The resonance reflects the diverse, unheard, almost electronic sounds coming from the trumpet, which can put the listener in a state of wonder. The silence that follows suspends time, it becomes measureless, a void.
Maybe this void inspired her to the title Blue? Or perhaps it was the colors she composed by the blending of the two bells, notated by a simple graphic line? Or maybe the pitches? In the score, D and Eb dominate, sometimes visiting neighboring pitches, sometimes jumping to A and Ab.
When she finished the score in November 2004, she wrote me an email announcing that the title would be "Blue."
I had to answer with skepticism: I already had a piece by Richard Ayres called "blue," and I was planning a solo CD with both solo works on the program, wouldn't it be strange to have 2 pieces called "blue"?
Her answer came prompt, her solution was simple, to use the old Dutch version instead of the English.
The development of this piece had been slow and careful. In 2002 we had started to work with the double bell trumpet while she was composing her score for "Insideout," music for a choreographic installation, a collaboration with the Sasha Waltz Dance Company. https://www.youtube.com/watch?v=LAZ2yHKVmbc
This evening-long piece was constructed out of modules of different instrumentations. After the production, it seemed an obvious step to combine all the melodic fragments on the trumpet into one melody. She gave me a score that I tried out in several performances. Every time we managed to get together for rehearsals, she took the chance to polish all the gestures. "Can you play this louder? Can you play this longer? What about this mute? Can you use tremolo with flutter tongue?" She asked me to play the phrases many times, always weighing the silences after every gesture and trying different timings.

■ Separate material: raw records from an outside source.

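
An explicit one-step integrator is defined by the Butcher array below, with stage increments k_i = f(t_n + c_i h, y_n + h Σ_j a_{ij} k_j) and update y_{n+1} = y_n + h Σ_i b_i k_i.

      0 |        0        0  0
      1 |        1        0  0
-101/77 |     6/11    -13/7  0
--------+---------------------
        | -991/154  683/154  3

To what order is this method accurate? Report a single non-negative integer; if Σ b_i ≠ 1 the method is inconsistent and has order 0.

2

b = (-991/154, 683/154, 3)
c = (0, 1, -101/77)
Ac = (0, 0, -13/7)
Σ b_i: (-991/154)·1 + 683/154·1 + 3·1 = 1 ✓
b·c: 683/154·1 + 3·(-101/77) = 1/2 ✓
b·c²: 683/154·1 + 3·10201/5929 = 113797/11858 ≠ 1/3 ⇒ order 2.
b·Ac: 3·(-13/7) = -39/7 ≠ 1/6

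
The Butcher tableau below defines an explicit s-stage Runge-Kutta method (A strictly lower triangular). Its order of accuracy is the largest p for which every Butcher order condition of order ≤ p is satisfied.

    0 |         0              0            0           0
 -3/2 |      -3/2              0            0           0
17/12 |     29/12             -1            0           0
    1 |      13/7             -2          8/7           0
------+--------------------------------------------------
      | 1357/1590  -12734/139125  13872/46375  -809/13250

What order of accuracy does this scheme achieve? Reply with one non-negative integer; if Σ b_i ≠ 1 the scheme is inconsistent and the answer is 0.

b = (1357/1590, -12734/139125, 13872/46375, -809/13250)
c = (0, -3/2, 17/12, 1)
Ac = (0, 0, 3/2, 97/21)
Σ b_i: 1357/1590·1 + (-12734/139125)·1 + 13872/46375·1 + (-809/13250)·1 = 1 ✓
b·c: (-12734/139125)·(-3/2) + 13872/46375·17/12 + (-809/13250)·1 = 1/2 ✓
b·c²: (-12734/139125)·9/4 + 13872/46375·289/144 + (-809/13250)·1 = 1/3 ✓
b·Ac: 13872/46375·3/2 + (-809/13250)·97/21 = 1/6 ✓
b·c³: (-12734/139125)·(-27/8) + 13872/46375·4913/1728 + (-809/13250)·1 = 5239/4770 ≠ 1/4 ⇒ order 3.
b·(c∘Ac): 13872/46375·17/8 + (-809/13250)·97/21 = 19679/55650 ≠ 1/8
b·Ac²: 13872/46375·(-9/4) + (-809/13250)·(-139/63) = -12839/23850 ≠ 1/12
b·A²c: (-809/13250)·12/7 = -4854/46375 ≠ 1/24

3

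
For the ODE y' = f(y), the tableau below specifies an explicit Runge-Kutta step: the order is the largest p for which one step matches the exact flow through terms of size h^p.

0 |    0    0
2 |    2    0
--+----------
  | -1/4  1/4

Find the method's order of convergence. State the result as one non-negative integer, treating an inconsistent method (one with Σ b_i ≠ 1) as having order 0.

b = (-1/4, 1/4)
c = (0, 2)
Σ b_i: (-1/4)·1 + 1/4·1 = 0 ≠ 1 ⇒ order 0.

0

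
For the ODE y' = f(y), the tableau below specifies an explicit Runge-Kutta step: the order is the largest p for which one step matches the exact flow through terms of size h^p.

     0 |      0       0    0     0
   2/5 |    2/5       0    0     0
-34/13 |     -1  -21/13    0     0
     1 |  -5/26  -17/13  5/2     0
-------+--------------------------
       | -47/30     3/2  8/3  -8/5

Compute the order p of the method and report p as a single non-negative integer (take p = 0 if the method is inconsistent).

b = (-47/30, 3/2, 8/3, -8/5)
c = (0, 2/5, -34/13, 1)
Ac = (0, 0, -42/65, -459/65)
Σ b_i: (-47/30)·1 + 3/2·1 + 8/3·1 + (-8/5)·1 = 1 ✓
b·c: 3/2·2/5 + 8/3·(-34/13) + (-8/5)·1 = -311/39 ≠ 1/2 ⇒ order 1.

1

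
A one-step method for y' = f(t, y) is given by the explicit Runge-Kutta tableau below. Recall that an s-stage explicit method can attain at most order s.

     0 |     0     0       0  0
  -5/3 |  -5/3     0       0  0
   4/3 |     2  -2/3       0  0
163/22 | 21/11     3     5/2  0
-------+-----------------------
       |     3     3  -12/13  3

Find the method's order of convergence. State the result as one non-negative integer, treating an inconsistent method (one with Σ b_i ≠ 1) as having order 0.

0

b = (3, 3, -12/13, 3)
c = (0, -5/3, 4/3, 163/22)
Ac = (0, 0, 10/9, -5/3)
Σ b_i: 3·1 + 3·1 + (-12/13)·1 + 3·1 = 105/13 ≠ 1 ⇒ order 0.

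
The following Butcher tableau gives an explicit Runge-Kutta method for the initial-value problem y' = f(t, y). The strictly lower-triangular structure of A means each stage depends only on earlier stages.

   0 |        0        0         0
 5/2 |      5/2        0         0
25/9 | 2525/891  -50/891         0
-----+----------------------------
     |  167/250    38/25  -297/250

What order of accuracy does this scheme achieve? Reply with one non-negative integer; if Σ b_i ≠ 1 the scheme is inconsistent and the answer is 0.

3

b = (167/250, 38/25, -297/250)
c = (0, 5/2, 25/9)
Ac = (0, 0, -125/891)
Σ b_i: 167/250·1 + 38/25·1 + (-297/250)·1 = 1 ✓
b·c: 38/25·5/2 + (-297/250)·25/9 = 1/2 ✓
b·c²: 38/25·25/4 + (-297/250)·625/81 = 1/3 ✓
b·Ac: (-297/250)·(-125/891) = 1/6 ✓; 3 stages ⇒ order 3.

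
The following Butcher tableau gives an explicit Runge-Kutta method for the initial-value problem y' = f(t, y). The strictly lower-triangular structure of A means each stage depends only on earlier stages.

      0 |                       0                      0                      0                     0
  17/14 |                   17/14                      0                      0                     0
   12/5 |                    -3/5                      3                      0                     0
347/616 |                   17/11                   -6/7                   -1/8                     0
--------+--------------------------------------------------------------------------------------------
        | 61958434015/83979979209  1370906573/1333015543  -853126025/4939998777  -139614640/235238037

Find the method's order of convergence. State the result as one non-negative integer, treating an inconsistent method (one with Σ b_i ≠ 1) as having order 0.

b = (61958434015/83979979209, 1370906573/1333015543, -853126025/4939998777, -139614640/235238037)
c = (0, 17/14, 12/5, 347/616)
Ac = (0, 0, 51/14, -657/490)
Σ b_i: 61958434015/83979979209·1 + 1370906573/1333015543·1 + (-853126025/4939998777)·1 + (-139614640/235238037)·1 = 1 ✓
b·c: 1370906573/1333015543·17/14 + (-853126025/4939998777)·12/5 + (-139614640/235238037)·347/616 = 1/2 ✓
b·c²: 1370906573/1333015543·289/196 + (-853126025/4939998777)·144/25 + (-139614640/235238037)·120409/379456 = 1/3 ✓
b·Ac: (-853126025/4939998777)·51/14 + (-139614640/235238037)·(-657/490) = 1/6 ✓
b·c³: 1370906573/1333015543·4913/2744 + (-853126025/4939998777)·1728/125 + (-139614640/235238037)·41781923/233744896 = -92605892480473/142008498176160 ≠ 1/4 ⇒ order 3.
b·(c∘Ac): (-853126025/4939998777)·306/35 + (-139614640/235238037)·(-227979/301840) = -28552281361/26895548897 ≠ 1/8
b·Ac²: (-853126025/4939998777)·867/196 + (-139614640/235238037)·(-34023/17150) = 13617886787/32933325180 ≠ 1/12
b·A²c: (-139614640/235238037)·(-51/112) = 148340555/548888753 ≠ 1/24

3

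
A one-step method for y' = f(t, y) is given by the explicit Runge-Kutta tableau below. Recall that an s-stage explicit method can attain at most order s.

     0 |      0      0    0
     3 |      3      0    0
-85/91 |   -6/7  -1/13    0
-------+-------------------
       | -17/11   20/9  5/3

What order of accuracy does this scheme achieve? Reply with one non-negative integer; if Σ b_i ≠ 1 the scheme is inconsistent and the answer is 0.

b = (-17/11, 20/9, 5/3)
c = (0, 3, -85/91)
Ac = (0, 0, -3/13)
Σ b_i: (-17/11)·1 + 20/9·1 + 5/3·1 = 232/99 ≠ 1 ⇒ order 0.

0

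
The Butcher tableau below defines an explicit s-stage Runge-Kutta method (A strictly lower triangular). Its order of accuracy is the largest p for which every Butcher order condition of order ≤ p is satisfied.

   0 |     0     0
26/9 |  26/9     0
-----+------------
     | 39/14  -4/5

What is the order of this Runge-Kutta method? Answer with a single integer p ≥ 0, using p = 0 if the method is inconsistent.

0

b = (39/14, -4/5)
c = (0, 26/9)
Σ b_i: 39/14·1 + (-4/5)·1 = 139/70 ≠ 1 ⇒ order 0.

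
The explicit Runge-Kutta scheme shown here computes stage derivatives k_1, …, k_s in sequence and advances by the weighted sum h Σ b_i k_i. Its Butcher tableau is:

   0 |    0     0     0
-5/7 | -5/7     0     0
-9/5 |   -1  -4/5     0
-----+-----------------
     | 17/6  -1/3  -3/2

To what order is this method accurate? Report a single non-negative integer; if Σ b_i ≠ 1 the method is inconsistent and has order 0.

b = (17/6, -1/3, -3/2)
c = (0, -5/7, -9/5)
Ac = (0, 0, 4/7)
Σ b_i: 17/6·1 + (-1/3)·1 + (-3/2)·1 = 1 ✓
b·c: (-1/3)·(-5/7) + (-3/2)·(-9/5) = 617/210 ≠ 1/2 ⇒ order 1.

1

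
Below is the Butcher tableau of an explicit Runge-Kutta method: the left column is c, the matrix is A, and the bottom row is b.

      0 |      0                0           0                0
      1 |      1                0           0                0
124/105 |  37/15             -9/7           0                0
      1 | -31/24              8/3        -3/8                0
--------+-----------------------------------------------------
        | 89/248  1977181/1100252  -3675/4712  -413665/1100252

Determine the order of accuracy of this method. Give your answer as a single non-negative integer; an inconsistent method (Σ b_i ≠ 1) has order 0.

b = (89/248, 1977181/1100252, -3675/4712, -413665/1100252)
c = (0, 1, 124/105, 1)
Ac = (0, 0, -9/7, 467/210)
Σ b_i: 89/248·1 + 1977181/1100252·1 + (-3675/4712)·1 + (-413665/1100252)·1 = 1 ✓
b·c: 1977181/1100252·1 + (-3675/4712)·124/105 + (-413665/1100252)·1 = 1/2 ✓
b·c²: 1977181/1100252·1 + (-3675/4712)·15376/11025 + (-413665/1100252)·1 = 1/3 ✓
b·Ac: (-3675/4712)·(-9/7) + (-413665/1100252)·467/210 = 1/6 ✓
b·c³: 1977181/1100252·1 + (-3675/4712)·1906624/1157625 + (-413665/1100252)·1 = 43/315 ≠ 1/4 ⇒ order 3.
b·(c∘Ac): (-3675/4712)·(-372/245) + (-413665/1100252)·467/210 = 259/744 ≠ 1/8
b·Ac²: (-3675/4712)·(-9/7) + (-413665/1100252)·2626/1225 = 25733/130760 ≠ 1/12
b·A²c: (-413665/1100252)·27/56 = -1595565/8802016 ≠ 1/24

3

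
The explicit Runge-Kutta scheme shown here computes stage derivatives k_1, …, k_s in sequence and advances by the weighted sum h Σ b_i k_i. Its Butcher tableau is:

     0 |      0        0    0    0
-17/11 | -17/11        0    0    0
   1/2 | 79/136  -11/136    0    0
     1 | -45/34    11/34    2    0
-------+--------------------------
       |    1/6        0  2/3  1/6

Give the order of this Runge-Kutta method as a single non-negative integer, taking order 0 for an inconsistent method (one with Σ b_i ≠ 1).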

Long after I had performed the final version of the score during the Huddersfield Contemporary Music Festival in 2004, she admitted that this piece might have been the first complete melody she had composed since arriving in Germany in 1991 to study with Wolfgang Rihm.
I have played many performances since then. Every performance is different, a unique balance between the precision of Rebecca's notation and the freedom she gives to the performer.